Die Europäische Zentralbank wird ihren Hauptrefinanzierungszins laut den im Juni verabschiedeten Richtlinien und wirtschaftlichen Prognosen um 25 Basispunkte auf 2,50 % erhöhen, was den Anpassungszyklus der EZB weiter verlängern würde, der im Juni mit einer Erhöhung um 25 Basispunkte – dem ersten solchen Schritt in fast drei Jahren – begann, nachdem die Inflationssteigerung durch die russische Invasion der Ukraine im Jahr 2022 ausgelöst wurde.

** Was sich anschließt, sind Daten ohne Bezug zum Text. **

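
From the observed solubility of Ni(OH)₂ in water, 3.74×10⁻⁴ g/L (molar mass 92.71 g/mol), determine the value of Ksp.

s = (3.74×10⁻⁴ g L⁻¹)/(92.71 g mol⁻¹) = 4.0341×10⁻⁶ M
Ni(OH)₂(s) ⇌ Ni²⁺(aq) + 2 OH⁻(aq)
For each mole of Ni(OH)₂ that dissolves per liter, [Ni²⁺] = s and [OH⁻] = 2s; let s denote this solubility.
Ksp = [Ni²⁺][OH⁻]^2 = s · (2s)^2 = 4s^3
Ksp = 4 × (4.0341×10⁻⁶)^3 = 2.63×10⁻¹⁶

Ksp = 2.63×10⁻¹⁶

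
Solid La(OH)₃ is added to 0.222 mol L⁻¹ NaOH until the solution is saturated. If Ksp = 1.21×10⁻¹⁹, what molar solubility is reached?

La(OH)₃(s) ⇌ La³⁺(aq) + 3 OH⁻(aq)
OH⁻ is already present at 0.222 mol L⁻¹. If s mol/L of La(OH)₃ dissolves, [La³⁺] = s while [OH⁻] ≈ 0.222 mol L⁻¹.
Ksp = [La³⁺][OH⁻]^3 = s(0.222)^3
s = 1.21×10⁻¹⁹ / (0.222)^3 = 1.11×10⁻¹⁷
s = 1.11×10⁻¹⁷ mol L⁻¹

1.11×10⁻¹⁷ M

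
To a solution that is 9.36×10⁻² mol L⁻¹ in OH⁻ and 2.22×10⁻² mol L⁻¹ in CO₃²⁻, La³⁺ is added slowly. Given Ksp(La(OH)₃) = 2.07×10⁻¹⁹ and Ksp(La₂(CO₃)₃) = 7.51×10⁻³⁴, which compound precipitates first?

La(OH)₃

Precipitation of each salt begins when its ion product equals Ksp.
For La(OH)₃: [La³⁺] = (Ksp/[OH⁻]^3) = 2.52×10⁻¹⁶ mol L⁻¹
For La₂(CO₃)₃: [La³⁺] = (Ksp/[CO₃²⁻]^3)^(1/2) = 8.28×10⁻¹⁵ mol L⁻¹
The smaller threshold [La³⁺] is reached first, so La(OH)₃ precipitates first.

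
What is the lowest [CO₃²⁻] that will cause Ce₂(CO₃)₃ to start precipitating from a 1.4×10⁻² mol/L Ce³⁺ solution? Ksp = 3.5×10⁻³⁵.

5.6×10⁻¹¹ M

The threshold for precipitation is Q = Ksp.
Ce₂(CO₃)₃(s) ⇌ 2 Ce³⁺(aq) + 3 CO₃²⁻(aq)
Ksp = [Ce³⁺]^2[CO₃²⁻]^3 = [CO₃²⁻]^3(1.4×10⁻²)^2
[CO₃²⁻]^3 = 3.5×10⁻³⁵ / (1.4×10⁻²)^2 = 1.8×10⁻³¹
[CO₃²⁻] = 5.6×10⁻¹¹ mol/L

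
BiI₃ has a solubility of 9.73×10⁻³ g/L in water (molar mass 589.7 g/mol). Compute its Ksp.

Ksp = 2.00×10⁻¹⁸

Convert to molarity: s = 9.73×10⁻³ / 589.7 = 1.6500×10⁻⁵ mol/L
BiI₃(s) ⇌ Bi³⁺(aq) + 3 I⁻(aq)
If s mol/L of BiI₃ dissolves, [Bi³⁺] = s and [I⁻] = 3s.
Ksp = [Bi³⁺][I⁻]^3 = s · (3s)^3 = 27s^4
Ksp = 27 × (1.6500×10⁻⁵)^4 = 2.00×10⁻¹⁸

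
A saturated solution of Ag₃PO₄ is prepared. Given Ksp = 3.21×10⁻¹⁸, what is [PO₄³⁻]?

1.86×10⁻⁵ M

Ag₃PO₄(s) ⇌ 3 Ag⁺(aq) + PO₄³⁻(aq)
For each mole of Ag₃PO₄ that dissolves per liter, [Ag⁺] = 3s and [PO₄³⁻] = s; let s denote this solubility.
Ksp = [Ag⁺]^3[PO₄³⁻] = (3s)^3 · s = 27s^4 = 3.21×10⁻¹⁸
s = 1.86×10⁻⁵ mol L⁻¹
[PO₄³⁻] = s = 1.86×10⁻⁵ mol L⁻¹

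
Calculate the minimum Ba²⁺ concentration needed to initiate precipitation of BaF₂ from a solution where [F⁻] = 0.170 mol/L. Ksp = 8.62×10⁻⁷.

2.98×10⁻⁵ M

Each salt precipitates once Q = Ksp for that salt.
BaF₂(s) ⇌ Ba²⁺(aq) + 2 F⁻(aq)
Ksp = [Ba²⁺][F⁻]^2 = [Ba²⁺](0.170)^2
[Ba²⁺] = 8.62×10⁻⁷ / (0.170)^2 = 2.98×10⁻⁵
[Ba²⁺] = 2.98×10⁻⁵ mol/L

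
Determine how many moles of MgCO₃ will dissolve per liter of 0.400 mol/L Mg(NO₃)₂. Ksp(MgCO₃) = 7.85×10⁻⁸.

1.96×10⁻⁷ M

MgCO₃(s) ⇌ Mg²⁺(aq) + CO₃²⁻(aq)
Let s be the solubility of MgCO₃ here. The common ion gives [Mg²⁺] ≈ 0.400 mol/L, and [CO₃²⁻] = s.
Ksp = [Mg²⁺][CO₃²⁻] = (0.400)s
s = 7.85×10⁻⁸ / (0.400) = 1.96×10⁻⁷
s = 1.96×10⁻⁷ mol/L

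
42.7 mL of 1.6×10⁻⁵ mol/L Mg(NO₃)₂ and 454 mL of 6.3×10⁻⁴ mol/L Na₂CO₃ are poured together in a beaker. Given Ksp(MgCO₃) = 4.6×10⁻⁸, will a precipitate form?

After mixing, V = 42.7 mL + 454 mL = 496.7 mL.
[Mg²⁺] = (1.6×10⁻⁵)(42.7)/496.7 = 1.4×10⁻⁶ mol/L
[CO₃²⁻] = (6.3×10⁻⁴)(454)/496.7 = 5.8×10⁻⁴ mol/L
Q = [Mg²⁺][CO₃²⁻] = 7.9×10⁻¹⁰
Since Q (7.9×10⁻¹⁰) is less than Ksp (4.6×10⁻⁸), no MgCO₃ precipitates.

No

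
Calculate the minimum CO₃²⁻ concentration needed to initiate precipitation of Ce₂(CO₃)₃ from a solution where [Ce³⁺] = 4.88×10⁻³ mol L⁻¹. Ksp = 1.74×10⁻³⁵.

Each salt precipitates once Q = Ksp for that salt.
Ce₂(CO₃)₃(s) ⇌ 2 Ce³⁺(aq) + 3 CO₃²⁻(aq)
Ksp = [Ce³⁺]^2[CO₃²⁻]^3 = [CO₃²⁻]^3(4.88×10⁻³)^2
[CO₃²⁻]^3 = 1.74×10⁻³⁵ / (4.88×10⁻³)^2 = 7.31×10⁻³¹
[CO₃²⁻] = 9.01×10⁻¹¹ mol L⁻¹

9.01×10⁻¹¹ M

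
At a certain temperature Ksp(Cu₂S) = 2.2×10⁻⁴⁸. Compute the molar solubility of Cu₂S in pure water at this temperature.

8.2×10⁻¹⁷ M

Cu₂S(s) ⇌ 2 Cu⁺(aq) + S²⁻(aq)
For each mole of Cu₂S that dissolves per liter, [Cu⁺] = 2s and [S²⁻] = s; let s denote this solubility.
Ksp = [Cu⁺]^2[S²⁻] = (2s)^2 · s = 4s^3
4s^3 = 2.2×10⁻⁴⁸  ⇒  s^3 = 5.5×10⁻⁴⁹
Taking the 3rd root, s = 8.2×10⁻¹⁷ mol L⁻¹.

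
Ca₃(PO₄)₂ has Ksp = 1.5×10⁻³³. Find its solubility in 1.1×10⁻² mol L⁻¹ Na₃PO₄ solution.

7.7×10⁻¹¹ M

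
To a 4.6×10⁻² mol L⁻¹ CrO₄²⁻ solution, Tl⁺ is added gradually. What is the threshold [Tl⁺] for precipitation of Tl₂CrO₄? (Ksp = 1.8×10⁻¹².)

6.3×10⁻⁶ M

A salt starts to precipitate once the ion product Q reaches its Ksp.
Tl₂CrO₄(s) ⇌ 2 Tl⁺(aq) + CrO₄²⁻(aq)
Ksp = [Tl⁺]^2[CrO₄²⁻] = [Tl⁺]^2(4.6×10⁻²)
[Tl⁺]^2 = 1.8×10⁻¹² / (4.6×10⁻²) = 3.9×10⁻¹¹
[Tl⁺] = 6.3×10⁻⁶ mol L⁻¹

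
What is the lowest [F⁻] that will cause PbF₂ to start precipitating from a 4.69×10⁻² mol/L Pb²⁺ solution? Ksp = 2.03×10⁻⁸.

Each salt precipitates once Q = Ksp for that salt.
PbF₂(s) ⇌ Pb²⁺(aq) + 2 F⁻(aq)
Ksp = [Pb²⁺][F⁻]^2 = [F⁻]^2(4.69×10⁻²)
[F⁻]^2 = 2.03×10⁻⁸ / (4.69×10⁻²) = 4.33×10⁻⁷
[F⁻] = 6.58×10⁻⁴ mol/L

6.58×10⁻⁴ M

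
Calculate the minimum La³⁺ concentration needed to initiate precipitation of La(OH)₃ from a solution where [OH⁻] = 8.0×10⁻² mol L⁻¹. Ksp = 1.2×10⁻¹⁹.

2.3×10⁻¹⁶ M

Precipitation begins when Q = Ksp.
La(OH)₃(s) ⇌ La³⁺(aq) + 3 OH⁻(aq)
Ksp = [La³⁺][OH⁻]^3 = [La³⁺](8.0×10⁻²)^3
[La³⁺] = 1.2×10⁻¹⁹ / (8.0×10⁻²)^3 = 2.3×10⁻¹⁶
[La³⁺] = 2.3×10⁻¹⁶ mol L⁻¹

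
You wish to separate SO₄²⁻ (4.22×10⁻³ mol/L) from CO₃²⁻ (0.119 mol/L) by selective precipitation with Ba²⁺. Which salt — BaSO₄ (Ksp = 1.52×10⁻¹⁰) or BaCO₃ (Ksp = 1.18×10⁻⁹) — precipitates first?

BaCO₃

A salt starts to precipitate once the ion product Q reaches its Ksp.
For BaSO₄: [Ba²⁺] = (Ksp/[SO₄²⁻]) = 3.60×10⁻⁸ mol/L
For BaCO₃: [Ba²⁺] = (Ksp/[CO₃²⁻]) = 9.92×10⁻⁹ mol/L
Since BaCO₃ needs less Ba²⁺ to reach saturation, it precipitates first.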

Die politischen Entscheidungsträger müssen den Bedarf, die Preissteigerungen einzudämmen, mit den Risiken für die Wirtschaftswachstum vergleichen, da die Volatilität auf dem Energiemarkt, die mit geopolitischen Spannungen im Nahen Osten verbunden ist, weiterhin die Kosten für Erdgas und Kraftstoffe anhebt. Die Eurozone ist weiterhin stark abhängig von importiertem Energie, insbesondere Erdgas, und ist daher anfällig für Versorgungsunterbrechungen und Preissteigerungen.

Neue Wirtschaftsdaten deuten darauf hin, dass der Block den Anspannungszyklus besser überstanden hat, als erwartet. Die Produktionsdaten und Unternehmensumfragen weisen auf eine nachhaltige Erholung trotz höherer Kreditkosten hin. Die Inflation in der Region liegt weiterhin hoch und bewegt sich bei knapp 3 %, was den Fall für weitere monetäre Zurückhaltung verstärkt. ECB-Beamte haben jedoch einen begrenzten Willen für weitere Anspannung ab September angekündigt, was auf eine vorsichtige Herangehensweise bei der Normalisierung der geldpolitischen Verhältnisse hinweist.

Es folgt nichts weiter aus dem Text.